I have addressed other false narratives in my previous books: Fooling America, Trick or Treason, Lost History, Secrecy & Privilege, and Neck Deep (the last written with two of my sons, Sam and Nat). In those books, you can find more about the actual history of America, both the good and the bad. But I believe that the historical accounts that are examined here represent important forks in the road for the American narrative. Straightening out these twisted pathways will give the people a better chance to find their way to a better place.

You can buy America’s Stolen Narrative either in print or electronically (from Amazon and barnesandnoble.com). If you buy a hard copy of the book through the Consortiumnews.com Web site, you will not only get free shipping but for only a nickel more you can get one of the companion books, Secrecy & Privilege or Neck Deep.

Robert Parry broke many of the Iran-Contra stories in the 1980s for the Associated Press and Newsweek. He founded Consortiumnews.com in 1995 as the Internet’s first investigative magazine. He saw it as a way to combine modern technology and old-fashioned journalism to counter the increasing triviality of the mainstream U.S. news media.

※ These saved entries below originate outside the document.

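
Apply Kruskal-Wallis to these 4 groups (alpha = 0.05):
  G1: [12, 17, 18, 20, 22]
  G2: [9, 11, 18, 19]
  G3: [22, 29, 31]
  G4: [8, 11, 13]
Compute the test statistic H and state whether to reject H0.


Step 1: Combine all N = 15 observations and assign midranks.
sorted (value, group, rank): (8,G4,1), (9,G2,2), (11,G2,3.5), (11,G4,3.5), (12,G1,5), (13,G4,6), (17,G1,7), (18,G1,8.5), (18,G2,8.5), (19,G2,10), (20,G1,11), (22,G1,12.5), (22,G3,12.5), (29,G3,14), (31,G3,15)
Step 2: Sum ranks within each group.
R_1 = 44 (n_1 = 5)
R_2 = 24 (n_2 = 4)
R_3 = 41.5 (n_3 = 3)
R_4 = 10.5 (n_4 = 3)
Step 3: H = 12/(N(N+1)) * sum(R_i^2/n_i) - 3(N+1)
     = 12/(15*16) * (44^2/5 + 24^2/4 + 41.5^2/3 + 10.5^2/3) - 3*16
     = 0.050000 * 1142.03 - 48
     = 9.101667.
Step 4: Ties present; correction factor C = 1 - 18/(15^3 - 15) = 0.994643. Corrected H = 9.101667 / 0.994643 = 9.150688.
Step 5: Under H0, H ~ chi^2(3); p-value = 0.027353.
Step 6: alpha = 0.05. reject H0.

H = 9.1507, df = 3, p = 0.027353, reject H0.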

5 comments for “Introduction to Parry’s New Book

  1. John Kirsch
    October 21, 2012 at 16:13

    This effort, to tell Americans the true history of their nation, is vitally important. From my vantage as an outsider, I would say that one big challenge is figuring out where to start. I am not one of those who believe that the nation was thriving and at its peak in the early 60s and that the assassination of President Kennedy began the slide that has brought us to our present predicament. I am, however, one of those who believe the government’s refusal to release ALL of the information it has about Dallas — even at this late date — has contributed to the widespread belief that the president was killed as the result of a conspiracy. My point is that the nation’s institutions failed to adequately investigate the assassination and that failure is part of the “stolen narrative.”

    • glenda barth
      October 25, 2012 at 13:15

      I agree. It is past time for US History to be examined for that thread that runs from the Kennedy murder to the NEO-CON dominance of foreign policy that has been ruinous to us domestically as well as in the world at large. Thank you for saying that out loud.

  2. Hillary
    October 20, 2012 at 20:59

    American’s intense love affair with all things American is stronger than ever.

    Nazi atrocities in WWII are regularly condemned but probably the most vicious crimes of WWII were the bombing of Hiroshima and Nagasaki followed by Dresden.

    http://en.wikipedia.org/wiki/Allied_war_crimes_during_World_War_II#Bombing_of_Hiroshima_and_Nagasaki

    Then there was the killing of 2 million Germans after WWII ended.

    Then there was the killing of 4 million Vietnamese and then the killing of over 4 million Iraqis during the western sanctions ,invasion and occupation.

    Yes Robert Parry is right in saying “These operatives quickly get to work erasing memories of how the catastrophe occurred.”

    • db
      October 21, 2012 at 07:20

      Hillary,

      You’re Nucking Futz.

      The Nazi Death Camps killed millions; the 6 million Jews only a part of the horror. Hiroshima, Nagasaki, & Dresden killed 250,000 combined.

      The Nazi Death Camps were extraneous to the war. Hiroshima, Nagasaki, & Dresden had legitimate military purposes. Whether or not you agree with those goals, the fact remains, that the US dropped the Atomic Bombs to end the war, The Nazis killed to rid Europe of “undesirables”.

      You ignore the truly horrendous crimes committed by the Japanese in China, including, but certainly not limited to the “Rape of Nanking”. In Nanking the actions of the Japanese troops in rape, torture, & slaughter even disgusted the Nazis in the city.

      Your statement, “Then there was the killing of 2 million Germans after WWII ended.” is amorphous enough that It’s hard to respond. Do you talk about the deaths in the forced evacuation of Germans from what was becoming western Poland? If so that was done by the Soviets & I fail to see what the US & British could have done about it. Are you talking about deaths during the severe winter of ’45-’46? If so, Allied aid was already in place & 2 million is a much larger figure than I’ve seen for deaths during the winter.